Actually, finding those particles doesn't tell us that the standard model is correct. Finding those particles just tells us that it doesn't have some specific errors.
One difference between science and math is that you can't prove anything "correct" in science.
One difference between science and math is that you can't prove anything "correct" in science.
To be fair, you can only prove something "correct" in math to the extent that it agrees with the underlying axioms. In broader scientific fields, an assertion is just as "correct" if it agrees with the underlying models.
In mathematics, you can challenge the validity of axioms, which is usually a pointless thing to do, or you can point out, as Goedel did, that some assertions will remain unprovable within any given framework of axioms. So the math guys know where they stand, at least.
In many areas of science, the experimental method is becoming less and less useful over time. Particle physicists need to know how well the Standard Model agrees with reality, because so much of their future work will depend on assumptions that can only be tested against the model. (We won't see a bigger-than-LHC facility constructed anytime soon, put it that way, and that was the case even before the recent global financial problems came to light.)
Similarly, the work of climatologists can be, and has been, attacked because it depends on models, and the map is not the territory. As with the Standard Model of particle physics, an assertion can be shown to be unequivocally true or false within the bounds of a given climate model, but not in reality, because we only have one Earth to experiment with. In both climatology and particle physics, the lab door is now locked. The models are all we have to go by, so it's really important that we get them right.
Well, mathematics is somewhat unique in that ultimately, it's purely detached from reality - it's purely conceptual.
When we can use it to model the things we percieve, that's great, but at it's most fundamental level, mathematics is not a natural science (if that's the right term) - it's a human construct - purely abstract.
But to be fair, when we say "prove" in common speech with regards to science, do we really need to say "science can't prove anything?" - every time?

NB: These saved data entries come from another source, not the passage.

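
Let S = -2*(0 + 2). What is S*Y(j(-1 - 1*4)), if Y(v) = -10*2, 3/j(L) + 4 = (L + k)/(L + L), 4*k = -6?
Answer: 80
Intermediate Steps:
k = -3/2 (k = (¼)*(-6) = -3/2 ≈ -1.5000)
j(L) = 3/(-4 + (-3/2 + L)/(2*L)) (j(L) = 3/(-4 + (L - 3/2)/(L + L)) = 3/(-4 + (-3/2 + L)/((2*L))) = 3/(-4 + (-3/2 + L)*(1/(2*L))) = 3/(-4 + (-3/2 + L)/(2*L)))
S = -4 (S = -2*2 = -4)
Y(v) = -20
S*Y(j(-1 - 1*4)) = -4*(-20) = 80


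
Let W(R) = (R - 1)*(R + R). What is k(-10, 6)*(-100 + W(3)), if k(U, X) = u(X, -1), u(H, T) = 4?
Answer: -352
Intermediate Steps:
k(U, X) = 4
W(R) = 2*R*(-1 + R) (W(R) = (-1 + R)*(2*R) = 2*R*(-1 + R))
k(-10, 6)*(-100 + W(3)) = 4*(-100 + 2*3*(-1 + 3)) = 4*(-100 + 2*3*2) = 4*(-100 + 12) = 4*(-88) = -352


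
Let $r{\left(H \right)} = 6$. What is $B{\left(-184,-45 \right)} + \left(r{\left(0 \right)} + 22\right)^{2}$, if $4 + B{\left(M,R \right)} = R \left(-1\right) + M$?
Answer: $641$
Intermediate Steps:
$B{\left(M,R \right)} = -4 + M - R$ ($B{\left(M,R \right)} = -4 + \left(R \left(-1\right) + M\right) = -4 + \left(- R + M\right) = -4 + \left(M - R\right) = -4 + M - R$)
$B{\left(-184,-45 \right)} + \left(r{\left(0 \right)} + 22\right)^{2} = \left(-4 - 184 - -45\right) + \left(6 + 22\right)^{2} = \left(-4 - 184 + 45\right) + 28^{2} = -143 + 784 = 641$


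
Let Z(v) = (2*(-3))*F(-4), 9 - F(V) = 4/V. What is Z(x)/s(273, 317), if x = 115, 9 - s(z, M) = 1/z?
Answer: -4095/614 ≈ -6.6694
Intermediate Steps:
s(z, M) = 9 - 1/z
F(V) = 9 - 4/V
Z(v) = -60 (Z(v) = (2*(-3))*(9 - 4/(-4)) = -6*(9 - 4*(-¼)) = -6*(9 + 1) = -6*10 = -60)
Z(x)/s(273, 317) = -60/(9 - 1/273) = -60/2456/273 = -60*273/2456 = -4095/614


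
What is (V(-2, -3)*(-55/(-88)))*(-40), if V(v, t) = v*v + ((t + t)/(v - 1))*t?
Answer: 50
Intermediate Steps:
V(v, t) = v**2 + 2*t**2/(-1 + v) (V(v, t) = v**2 + ((2*t)/(-1 + v))*t = v**2 + (2*t/(-1 + v))*t = v**2 + 2*t**2/(-1 + v))
(V(-2, -3)*(-55/(-88)))*(-40) = ((((-2)**3 - 1*(-2)**2 + 2*(-3)**2)/(-1 - 2))*(-55/(-88)))*(-40) = (((-8 - 1*4 + 2*9)/(-3))*(-55*(-1/88)))*(-40) = (-(-8 - 4 + 18)/3*(5/8))*(-40) = (-1/3*6*(5/8))*(-40) = -2*5/8*(-40) = -5/4*(-40) = 50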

Most people get that on forums that discuss such things - "proven" in these things simply mean their theories checked out.
We'll never know what the universe really "IS" - we only know what we percieve, directly or indirectly,and what we can predict. It's still turtles, all the way down.

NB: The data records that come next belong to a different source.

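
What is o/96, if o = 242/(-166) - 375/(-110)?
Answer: 3563/175296 ≈ 0.020326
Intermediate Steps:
o = 3563/1826 (o = 242*(-1/166) - 375*(-1/110) = -121/83 + 75/22 = 3563/1826 ≈ 1.9513)
o/96 = (3563/1826)/96 = (3563/1826)*(1/96) = 3563/175296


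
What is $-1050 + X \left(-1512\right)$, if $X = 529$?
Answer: $-800898$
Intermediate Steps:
$-1050 + X \left(-1512\right) = -1050 + 529 \left(-1512\right) = -1050 - 799848 = -800898$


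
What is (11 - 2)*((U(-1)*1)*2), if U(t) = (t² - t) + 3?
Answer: 90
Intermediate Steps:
U(t) = 3 + t² - t
(11 - 2)*((U(-1)*1)*2) = (11 - 2)*(((3 + (-1)² - 1*(-1))*1)*2) = 9*(((3 + 1 + 1)*1)*2) = 9*((5*1)*2) = 9*(5*2) = 9*10 = 90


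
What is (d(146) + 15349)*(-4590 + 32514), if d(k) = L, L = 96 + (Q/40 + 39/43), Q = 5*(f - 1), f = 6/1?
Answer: 37094290467/86 ≈ 4.3133e+8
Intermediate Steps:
f = 6 (f = 6*1 = 6)
Q = 25 (Q = 5*(6 - 1) = 5*5 = 25)
L = 33551/344 (L = 96 + (25/40 + 39/43) = 96 + (25*(1/40) + 39*(1/43)) = 96 + (5/8 + 39/43) = 96 + 527/344 = 33551/344 ≈ 97.532)
d(k) = 33551/344
(d(146) + 15349)*(-4590 + 32514) = (33551/344 + 15349)*(-4590 + 32514) = (5313607/344)*27924 = 37094290467/86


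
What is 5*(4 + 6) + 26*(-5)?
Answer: -80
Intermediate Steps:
5*(4 + 6) + 26*(-5) = 5*10 - 130 = 50 - 130 = -80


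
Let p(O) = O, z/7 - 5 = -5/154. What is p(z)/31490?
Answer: 153/138556 ≈ 0.0011042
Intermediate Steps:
z = 765/22 (z = 35 + 7*(-5/154) = 35 - 5/22 = 765/22 ≈ 34.773)
p(z)/31490 = (765/22)/31490 = (765/22)*(1/31490) = 153/138556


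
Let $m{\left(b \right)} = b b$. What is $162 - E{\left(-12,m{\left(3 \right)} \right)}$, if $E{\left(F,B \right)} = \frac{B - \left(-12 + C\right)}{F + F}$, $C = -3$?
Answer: $163$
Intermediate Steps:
$m{\left(b \right)} = b^{2}$
$E{\left(F,B \right)} = \frac{15 + B}{2 F}$ ($E{\left(F,B \right)} = \frac{B + \left(12 - -3\right)}{F + F} = \frac{B + \left(12 + 3\right)}{2 F} = \left(B + 15\right) \frac{1}{2 F} = \left(15 + B\right) \frac{1}{2 F} = \frac{15 + B}{2 F}$)
$162 - E{\left(-12,m{\left(3 \right)} \right)} = 162 - \frac{15 + 3^{2}}{2 \left(-12\right)} = 162 - \frac{1}{2} \left(- \frac{1}{12}\right) \left(15 + 9\right) = 162 - \frac{1}{2} \left(- \frac{1}{12}\right) 24 = 162 - -1 = 162 + 1 = 163$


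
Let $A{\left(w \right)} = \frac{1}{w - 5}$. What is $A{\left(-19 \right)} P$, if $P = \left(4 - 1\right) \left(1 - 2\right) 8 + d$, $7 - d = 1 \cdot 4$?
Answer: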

- not literally that it's an absolute truth - that's impossible, as you said, other than in mathematics.
I've had many dreams in which the rules of gravity no longer held, but I've never had a dream in which three things and four other things didn't make a total of seven things.
There's something more absolute and universal about math.
I've had a reality in which 0 (zero) things makes two things ... [particle-antiparticle pairs appearing in quantum fluctuations in vacuo in case that's too terse].
Similarly thousands of things can make up a single thing. [Like bosons in a Bose-Einstein Condensate].
Or in the case in point where you just stick various particles in a pot and pull out some other particles with corresponding energy. For example in beta decay a neutron changes to a proton emitting a W- particle which itself decays to an electron and electron-anti-neutrino (http://en.wikipedia.org/wiki/File:Beta_Negative_Decay.svg).
Ultimately maths is axiomatic, so not universal, and Godel shows that it's not absolute.
Yes, i think over simplification killed it. The existence of higgs will only tell us that the model was not wrong in it's prediction and will hence increase the credibility and chances of success of other predictions. I stand corrected.